Sub-problem 3a: Actuated Signal Detection and Signal Timing

Unlike with unsignalized intersections, the volume to capacity ratio for a signalized intersection will vary depending on the signal timing parameters. If an intersection approach operates over-capacity, adjustments in the green allocation could be made to alter the operational characteristics of the approach.

As previously mentioned, Museum Road will be coordinated with development of the signal at Reitz Union Drive. This will be necessary not only to decrease corridor delay, but, due to their close spacing, also to prevent queues from extending through adjacent intersections.

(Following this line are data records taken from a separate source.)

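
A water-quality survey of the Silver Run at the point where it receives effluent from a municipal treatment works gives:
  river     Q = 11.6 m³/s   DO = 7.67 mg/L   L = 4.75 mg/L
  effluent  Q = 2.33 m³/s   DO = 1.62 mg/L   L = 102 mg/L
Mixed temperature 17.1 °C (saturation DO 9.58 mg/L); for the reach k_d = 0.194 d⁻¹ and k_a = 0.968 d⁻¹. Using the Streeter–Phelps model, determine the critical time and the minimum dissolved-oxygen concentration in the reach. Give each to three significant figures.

t_c ≈ 1.03 d; minimum DO ≈ 6.13 mg/L

Mixed DO = (11.6×7.67 + 2.33×1.62)/(11.6+2.33) = 92.75/13.93 = 6.658 mg/L.
Mixed L₀ = (11.6×4.75 + 2.33×102)/(13.93) = 292.8/13.93 = 21.02 mg/L.
Initial deficit D₀ = C_s − DO₀ = 9.58 − 6.658 = 2.922 mg/L.
t_c = (1/0.7740) ln[(0.968/0.194)(1 − 2.922×0.7740/(0.194×21.02))] = 1.292 × ln(2.222) = 1.032 d.
D_c = (0.194/0.968) × 21.02 × e^(−0.194×1.032) = 0.2004 × 21.02 × 0.8186 = 3.448 mg/L.
Minimum DO = 9.58 − 3.448 = 6.132 mg/L.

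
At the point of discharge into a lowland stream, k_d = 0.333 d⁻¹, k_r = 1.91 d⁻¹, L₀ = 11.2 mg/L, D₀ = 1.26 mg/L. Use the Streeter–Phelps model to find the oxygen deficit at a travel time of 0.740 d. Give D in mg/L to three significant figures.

k_d L₀/(k_r−k_d) = 0.333×11.2/(1.91−0.333) = 3.730/1.577 = 2.365 mg/L.
e^(−k_d t) = e^(−0.333×0.7400) = 0.7816; e^(−k_r t) = e^(−1.91×0.7400) = 0.2433.
D = 2.365 × (0.7816 − 0.2433) + 1.26 × 0.2433 = 1.273 + 0.3066 = 1.580 mg/L.

D ≈ 1.58 mg/L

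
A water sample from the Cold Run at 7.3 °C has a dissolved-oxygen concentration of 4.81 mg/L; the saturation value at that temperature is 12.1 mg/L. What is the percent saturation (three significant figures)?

39.8 % saturation

% saturation = C/C_s × 100 = 4.81/12.1 × 100 = 39.8 %.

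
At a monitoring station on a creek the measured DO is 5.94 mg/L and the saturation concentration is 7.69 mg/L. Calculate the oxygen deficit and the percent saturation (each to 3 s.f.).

D = C_s − C = 7.69 − 5.94 = 1.75 mg/L.
% saturation = 5.94/7.69 × 100 = 77.2 %.

D ≈ 1.75 mg/L; 77.2 % saturation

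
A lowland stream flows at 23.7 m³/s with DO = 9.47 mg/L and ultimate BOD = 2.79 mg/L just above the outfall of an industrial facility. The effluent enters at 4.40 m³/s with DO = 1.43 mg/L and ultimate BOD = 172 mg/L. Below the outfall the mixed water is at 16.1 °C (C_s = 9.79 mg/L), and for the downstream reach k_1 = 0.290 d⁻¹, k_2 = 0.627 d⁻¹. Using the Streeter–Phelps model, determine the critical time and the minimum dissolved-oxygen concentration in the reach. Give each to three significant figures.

Mixed DO = (23.7×9.47 + 4.40×1.43)/(23.7+4.40) = 230.7/28.10 = 8.211 mg/L.
Mixed L₀ = (23.7×2.79 + 4.40×172)/(28.10) = 822.9/28.10 = 29.29 mg/L.
Initial deficit D₀ = C_s − DO₀ = 9.79 − 8.211 = 1.579 mg/L.
t_c = (1/0.3370) ln[(0.627/0.290)(1 − 1.579×0.3370/(0.290×29.29))] = 2.967 × ln(2.027) = 2.096 d.
D_c = (0.290/0.627) × 29.29 × e^(−0.290×2.096) = 0.4625 × 29.29 × 0.5445 = 7.376 mg/L.
Minimum DO = 9.79 − 7.376 = 2.414 mg/L.

t_c ≈ 2.10 d; minimum DO ≈ 2.41 mg/L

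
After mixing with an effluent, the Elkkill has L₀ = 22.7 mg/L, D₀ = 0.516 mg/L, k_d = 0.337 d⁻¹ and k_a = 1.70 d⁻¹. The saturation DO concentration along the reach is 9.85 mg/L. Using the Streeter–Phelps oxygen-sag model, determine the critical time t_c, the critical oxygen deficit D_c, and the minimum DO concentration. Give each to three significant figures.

With k_a/k_d = 5.045 and 1 − D₀(k_a−k_d)/(k_d L₀) = 0.9081,
t_c = ln(5.045 × 0.9081) / (1.70 − 0.337) = ln(4.581) / 1.363 = 1.522/1.363 = 1.117 d.
L(t_c) = L₀ e^(−k_d t_c) = 22.7 × 0.6864 = 15.58 mg/L, and at the critical point k_a D_c = k_d L, so D_c = (0.337/1.70) × 15.58 = 3.089 mg/L.
Minimum DO = C_s − D_c = 9.85 − 3.089 = 6.761 mg/L.

t_c ≈ 1.12 d; D_c ≈ 3.09 mg/L; min DO ≈ 6.76 mg/L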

Because we have a fixed cycle length, the intersection will operate as if it were semi-actuated, with additional time from the minor street phases reassigned to the major through street phases.

The jurisdiction may also require the intersection operate at a Level of Service "E" or better, asking that a volume to capacity ratio less than 0.80 be maintained.

What does it mean for the minor street approach to operate at a v/c ratio of 0.80? On Reitz Union, we will assume that the queue accumulates during the red time, and that once the phase is green, saturated flow will occur on the through movement. During each phase, the volume to capacity ratio is 1.0 as long as saturation flow is achieved and maintained. As the green per cycle ratio is increased for an intersection, the v/c ratio is reduced assuming all other things being equal. Thus, as time is provided to a particular movement that is unutilized, the volume to capacity ratio is reduced.

As an example, let's assume we had sixteen vehicles in queue at the start of the green phase and based on our saturation flow rate we assume the intersection would need 30 seconds for queue clearance. Once the phase gapped out 3 seconds later at 33 seconds,  (due to a 3 second unit extension), the approach would be operating at a v/c ratio of 0.91, adding 3 seconds of wasted delay to conflicting movements. If we were to maintain a v/c ratio of 0.8 at this approach, this phase would be 30/0.8 seconds, or 37.5 seconds. This would equate to 7.5 seconds of wasted time being added to the delay of conflicting movements. What this suggests is that there is a difference between the volume to capacity ratio reported for planning purposes and the way these intersections operate in the field. Analyses that require a future year volume to capacity ratio of 0.80 may suggest a planning method that is insensitive to detector operations being used.

Discussion:
Take a few minutes to consider why the v/c ratio for side streets may be greater than 1.0. If you were to hold the g/c ratio constant, what could you do to reduce the v/c ratio for the side street? How would this affect delay?